= Opus One: Berks Chamber Choir =

Opus One: Berks Chamber Choir is a non-profit community choral ensemble based in Reading, Pennsylvania.

The SATB Choir is Opus One's flagship ensemble. It is composed of 20-25 singers and performs repertoire of various genres, languages, and time periods. The group not only tackles unaccompanied selections but normally features a large work with chamber orchestra. The season for this ensemble runs from August through May and includes four main concerts in addition to run-out performances and other scheduled events. The Opus One Women's Choir is an all female ensemble of about 15-20 singers that runs from June to August.

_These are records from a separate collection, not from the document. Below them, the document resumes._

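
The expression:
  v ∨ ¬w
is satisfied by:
  {v: True, w: False}
  {w: False, v: False}
  {w: True, v: True}


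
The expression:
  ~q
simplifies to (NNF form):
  ~q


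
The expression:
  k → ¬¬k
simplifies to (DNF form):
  True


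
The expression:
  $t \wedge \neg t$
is never true.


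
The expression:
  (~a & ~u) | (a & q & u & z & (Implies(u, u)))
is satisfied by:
  {q: True, z: True, a: False, u: False}
  {q: True, z: False, a: False, u: False}
  {z: True, q: False, a: False, u: False}
  {q: False, z: False, a: False, u: False}
  {q: True, u: True, a: True, z: True}


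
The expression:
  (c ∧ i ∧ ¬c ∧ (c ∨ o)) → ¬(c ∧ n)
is always true.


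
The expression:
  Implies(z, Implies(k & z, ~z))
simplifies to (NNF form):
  ~k | ~z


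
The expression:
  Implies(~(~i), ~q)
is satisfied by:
  {q: False, i: False}
  {i: True, q: False}
  {q: True, i: False}


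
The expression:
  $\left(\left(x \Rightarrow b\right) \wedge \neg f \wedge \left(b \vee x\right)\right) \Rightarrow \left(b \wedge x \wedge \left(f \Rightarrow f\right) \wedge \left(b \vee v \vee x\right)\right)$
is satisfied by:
  {x: True, f: True, b: False}
  {x: True, f: False, b: False}
  {f: True, x: False, b: False}
  {x: False, f: False, b: False}
  {x: True, b: True, f: True}
  {x: True, b: True, f: False}
  {b: True, f: True, x: False}


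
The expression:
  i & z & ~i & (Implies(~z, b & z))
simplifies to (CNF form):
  False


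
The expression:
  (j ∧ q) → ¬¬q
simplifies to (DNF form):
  True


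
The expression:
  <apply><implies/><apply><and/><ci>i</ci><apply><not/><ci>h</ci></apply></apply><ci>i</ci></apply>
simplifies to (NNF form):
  <true/>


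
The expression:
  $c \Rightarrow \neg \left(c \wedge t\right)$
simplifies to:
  $\neg c \vee \neg t$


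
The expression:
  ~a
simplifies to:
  ~a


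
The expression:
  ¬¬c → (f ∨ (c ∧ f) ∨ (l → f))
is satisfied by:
  {f: True, l: False, c: False}
  {l: False, c: False, f: False}
  {f: True, c: True, l: False}
  {c: True, l: False, f: False}
  {f: True, l: True, c: False}
  {l: True, f: False, c: False}
  {f: True, c: True, l: True}


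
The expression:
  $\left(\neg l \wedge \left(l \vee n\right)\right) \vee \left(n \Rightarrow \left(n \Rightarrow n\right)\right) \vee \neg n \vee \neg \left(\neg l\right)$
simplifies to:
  $\text{True}$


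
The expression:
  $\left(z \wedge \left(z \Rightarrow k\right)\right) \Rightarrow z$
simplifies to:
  $\text{True}$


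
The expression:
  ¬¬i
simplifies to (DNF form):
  i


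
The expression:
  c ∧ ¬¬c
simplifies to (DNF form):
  c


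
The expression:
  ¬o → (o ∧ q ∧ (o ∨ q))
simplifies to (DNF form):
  o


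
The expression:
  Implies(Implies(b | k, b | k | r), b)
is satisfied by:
  {b: True}


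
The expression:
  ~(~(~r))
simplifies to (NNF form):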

Since 2012, Opus One has performed several large works with orchestra including Schütz's Musikalische Exequien, Vivaldi's Magnificat, Bach's Ihr Tore zu Zion, Handel's Messiah, Haydn's Missa in angustiis, Schubert's Mass in G, Mendelssohn's Te Deum, Vaughan Williams' Magnificat, and Karl Jenkins' The Armed Man: A Mass for Peace. In May 2015, Opus One performed the world premiere of Philadelphia-based composer Heidi Jacobs' Sanctus from her Mass for a Time of War'.

Opus One: Berks Chamber Choir is currently under the direction of Christopher Hoster.